Switch Case in shell
Switch-case statements in shell have a very unique syntax:
cli(){
case $1 in
create)
create $@
;;
revert)
revert $@
;;
*)
helpFunc
;;
esac
}
Notice the terminating word esac is actually the opposite of case. This syntax was designed in a way to make programming of CLI applications easy. The ) lexeme is used as a case statement and the case keyword is used as a switch statement if you compare it to other programming languages. Wildcard * has been used to match the default case in scenarios where the user enters something that is not handled by the CLI.
The create, revert and helpFunc are functions. In shell, functions are called without any parenthesis. Arguments can be passed to them by writing them in a space separated format after the function call. Interestingly, the $@ is used to pass all of the arguments (that we got when we executed the CLI) to the functions that are being called.
./gitcr create --out=json
# $@ in the gitcr function = "./gitcr" "create" "--out=json"
# When passed to the create function, it retains all of the
# original parameters
Cross platform execution
One of the challenges I faced while making this script was to make it
cross-platform. Docker came to the rescue! You can use a bash container, which occupies only 15 MB.
The following steps can be used for a cross-platform CLI job:
- Use a bash container
- Copy all files that are not user defined
- Build an image and push to DockerHub
- During runtime, mount a volume which has user defined files
- Delete the container after it has completed execution
The Dockerfile looked like this:
FROM bash
RUN apk update && apk add curl && apk add jq
RUN mkdir -p /usr/app/cli
WORKDIR /usr/app/cli
COPY . .
RUN chmod +x gitcr
During runtime, the following command can be executed:
docker run --rm --mount type=bind,source="{PATH}",target=/usr/app/cli/ angadsharma1016/gitcr -c "bash /usr/app/cli/gitcr create"
What happened here?
This command runs a container based off of a particular image, which has all of the code.

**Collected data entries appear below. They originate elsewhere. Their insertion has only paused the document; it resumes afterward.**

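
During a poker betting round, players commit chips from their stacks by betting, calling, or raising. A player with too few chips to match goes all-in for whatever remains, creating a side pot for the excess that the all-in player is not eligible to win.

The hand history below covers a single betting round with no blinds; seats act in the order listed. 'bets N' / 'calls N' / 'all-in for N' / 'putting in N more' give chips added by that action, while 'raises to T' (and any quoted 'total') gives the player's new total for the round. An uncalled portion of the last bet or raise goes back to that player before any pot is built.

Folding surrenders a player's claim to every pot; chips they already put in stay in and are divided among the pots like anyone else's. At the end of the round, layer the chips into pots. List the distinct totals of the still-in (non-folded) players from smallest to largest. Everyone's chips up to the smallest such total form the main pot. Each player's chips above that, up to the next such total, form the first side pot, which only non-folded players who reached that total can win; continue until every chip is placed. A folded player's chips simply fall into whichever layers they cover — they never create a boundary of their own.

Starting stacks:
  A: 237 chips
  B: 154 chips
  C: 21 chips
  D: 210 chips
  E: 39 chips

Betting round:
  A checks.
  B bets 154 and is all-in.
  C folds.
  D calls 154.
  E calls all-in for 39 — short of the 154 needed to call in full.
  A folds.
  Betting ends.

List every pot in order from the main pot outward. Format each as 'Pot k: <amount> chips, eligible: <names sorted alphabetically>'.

Contributions: B=154, D=154, E=39
Folded: A, C
Pot levels (distinct totals of non-folded players): 39, 154
Layer 1-39: 39 each from B, D, E = 39*3 = 117 chips; eligible B, D, E
Layer 40-154: 115 each from B, D = 115*2 = 230 chips; eligible B, D

Pot 1: 117 chips, eligible: B, D, E
Pot 2: 230 chips, eligible: B, D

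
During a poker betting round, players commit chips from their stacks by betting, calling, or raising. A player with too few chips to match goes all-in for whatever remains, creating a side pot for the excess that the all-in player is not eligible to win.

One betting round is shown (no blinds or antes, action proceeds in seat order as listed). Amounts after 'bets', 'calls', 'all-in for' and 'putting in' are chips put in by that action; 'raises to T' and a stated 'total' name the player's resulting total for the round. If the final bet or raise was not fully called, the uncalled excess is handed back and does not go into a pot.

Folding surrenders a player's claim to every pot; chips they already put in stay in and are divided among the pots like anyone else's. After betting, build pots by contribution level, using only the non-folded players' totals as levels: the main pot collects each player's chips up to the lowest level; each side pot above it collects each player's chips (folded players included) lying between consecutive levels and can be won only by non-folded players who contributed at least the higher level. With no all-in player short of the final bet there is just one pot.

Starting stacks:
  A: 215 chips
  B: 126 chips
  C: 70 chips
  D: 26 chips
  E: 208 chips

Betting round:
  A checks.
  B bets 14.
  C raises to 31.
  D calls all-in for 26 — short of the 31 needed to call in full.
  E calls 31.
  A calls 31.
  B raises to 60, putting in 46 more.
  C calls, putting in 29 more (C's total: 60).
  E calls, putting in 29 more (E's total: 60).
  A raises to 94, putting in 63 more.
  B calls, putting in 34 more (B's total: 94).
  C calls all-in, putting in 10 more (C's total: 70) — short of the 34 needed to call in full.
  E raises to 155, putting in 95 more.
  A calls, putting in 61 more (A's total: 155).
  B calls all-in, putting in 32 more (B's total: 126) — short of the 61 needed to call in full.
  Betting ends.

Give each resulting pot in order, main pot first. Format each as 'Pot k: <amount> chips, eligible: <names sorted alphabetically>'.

Contributions: A=155, B=126, C=70, D=26, E=155
Pot levels (distinct totals of non-folded players): 26, 70, 126, 155
Layer 1-26: 26 each from A, B, C, D, E = 26*5 = 130 chips; eligible A, B, C, D, E
Layer 27-70: 44 each from A, B, C, E = 44*4 = 176 chips; eligible A, B, C, E
Layer 71-126: 56 each from A, B, E = 56*3 = 168 chips; eligible A, B, E
Layer 127-155: 29 each from A, E = 29*2 = 58 chips; eligible A, E

Pot 1: 130 chips, eligible: A, B, C, D, E
Pot 2: 176 chips, eligible: A, B, C, E
Pot 3: 168 chips, eligible: A, B, E
Pot 4: 58 chips, eligible: A, E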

During runtime, it takes in user defined files like .env and repos.txt as a volume mount inside the container and simply runs the CLI. Your system does not need to have bash and other tools installed.
Unofficial bash strict mode
Always start your bash scripts with the following lines:
set -euo pipefail
IFS=$'\n\t'
It means the following things:
set -e: Exit script if any of the commands throw a return code 1set u: Any undeclared variable referenced will result in an errorset -o pipefail: Commands in pipes won’t fail silentlyIFS: Internal Field Separator controls what bash calls a word
If followed, the unofficial bash strict mode can save hours of debugging time. Read more it here
Conclusion
One night of hacking away at my zsh and trying to act like I know what I am doing taught me a lot about how to actually write useful scripts that automate a lot of work that you either have to do stat, or will have to do in the near future. It’s always better to take some time off the task at hand to actually figure out a better solution to do the said task sustainably in the future.
Don’t mind writing code or working on tools that other people have worked on before, as long as it is for your own personal learning (or rolling out a product better than market alternatives). Stay hungry and stay foolish!